Il y a eu un silence plein de sifflements statiques. Ortega s’est tournée vers moi en souriant. Devant nous, La Tête dans les Nuages gonflait comme une cible sur un viseur de missile ; la structure s’est soulevée brusquement au-dessus de nous quand le pilote est passé dessous. Des phares, comme des grappes de fruits confits, étincelaient sur les galeries et les bords des pistes d’atterrissage. Le ventre distendu du vaisseau se recourbait de l’autre côté… et soudain, nous étions passés.
— Veuillez exposer la nature de votre visite, a craché la voix.
Ortega a regardé à l’extérieur comme si elle cherchait un haut-parleur. Sa voix est devenue glaciale.
— Fiston, je t’ai déjà dit pourquoi on est là. À présent, ouvre-moi une plate-forme d’atterrissage.
De nouveau, le silence.
Nous avons tourné autour du vaisseau aérien à cinq kilomètres de distance. J’ai enfilé les gants de la combinaison furtive.
— Lieutenant Ortega, a dit la voix de Kawahara. (Dans les profondeurs de la bêtathanatine, même ma haine semblait détachée et j’ai dû me la remémorer.

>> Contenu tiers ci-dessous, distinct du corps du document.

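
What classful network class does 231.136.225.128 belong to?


First octet: 231
Binary: 11100111
1110xxxx -> Class D (224-239)
Class D (multicast), default mask N/A


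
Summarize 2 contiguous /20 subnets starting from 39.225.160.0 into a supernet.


Original prefix: /20
Number of subnets: 2 = 2^1
New prefix = 20 - 1 = 19
Supernet: 39.225.160.0/19


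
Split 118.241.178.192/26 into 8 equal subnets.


New prefix = 26 + 3 = 29
Each subnet has 8 addresses
  118.241.178.192/29
  118.241.178.200/29
  118.241.178.208/29
  118.241.178.216/29
  118.241.178.224/29
  118.241.178.232/29
  118.241.178.240/29
  118.241.178.248/29
Subnets: 118.241.178.192/29, 118.241.178.200/29, 118.241.178.208/29, 118.241.178.216/29, 118.241.178.224/29, 118.241.178.232/29, 118.241.178.240/29, 118.241.178.248/29


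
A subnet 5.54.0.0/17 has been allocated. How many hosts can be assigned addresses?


Host bits = 32 - 17 = 15
Total addresses = 2^15 = 32768
Usable = total - 2 (network and broadcast)
Usable hosts: 32766


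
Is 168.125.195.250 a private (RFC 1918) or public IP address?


RFC 1918 private ranges:
  10.0.0.0/8 (10.0.0.0 - 10.255.255.255)
  172.16.0.0/12 (172.16.0.0 - 172.31.255.255)
  192.168.0.0/16 (192.168.0.0 - 192.168.255.255)
Public (not in any RFC 1918 range)


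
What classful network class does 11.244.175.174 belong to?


First octet: 11
Binary: 00001011
0xxxxxxx -> Class A (1-126)
Class A, default mask 255.0.0.0 (/8)


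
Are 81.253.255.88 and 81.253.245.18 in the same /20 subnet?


Mask: 255.255.240.0
81.253.255.88 AND mask = 81.253.240.0
81.253.245.18 AND mask = 81.253.240.0
Yes, same subnet (81.253.240.0)


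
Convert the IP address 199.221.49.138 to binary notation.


199 = 11000111
221 = 11011101
49 = 00110001
138 = 10001010
Binary: 11000111.11011101.00110001.10001010


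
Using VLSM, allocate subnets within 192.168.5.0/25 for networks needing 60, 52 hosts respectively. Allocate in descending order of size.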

Mon esprit analysait la rapidité avec laquelle ils avaient identifié la voix d’Ortega.) Voici une visite pour le moins inattendue. Avez-vous un mandat ? Je pense que nos permis sont à jour.
Ortega a levé un sourcil vers moi. L’identification vocale l’avait surprise elle aussi. Elle s’est éclairci la voix.
— Ce n’est pas une question de permis. Nous cherchons un fugitif. Si vous commencez à réclamer un mandat, je vais penser que vous n’avez pas la conscience tranquille.
— Ne me menacez pas, lieutenant, a répondu froidement Kawahara. Avez-vous la moindre idée de la personne à qui vous parlez ?
— Reileen Kawahara, je suppose.
Dans le silence de mort qui a suivi, Ortega a levé le poing en un geste jubilatoire et s’est retournée vers moi en ricanant. L’hameçon avait pénétré en profondeur. J’ai senti l’amusement pétiller sur mes lèvres.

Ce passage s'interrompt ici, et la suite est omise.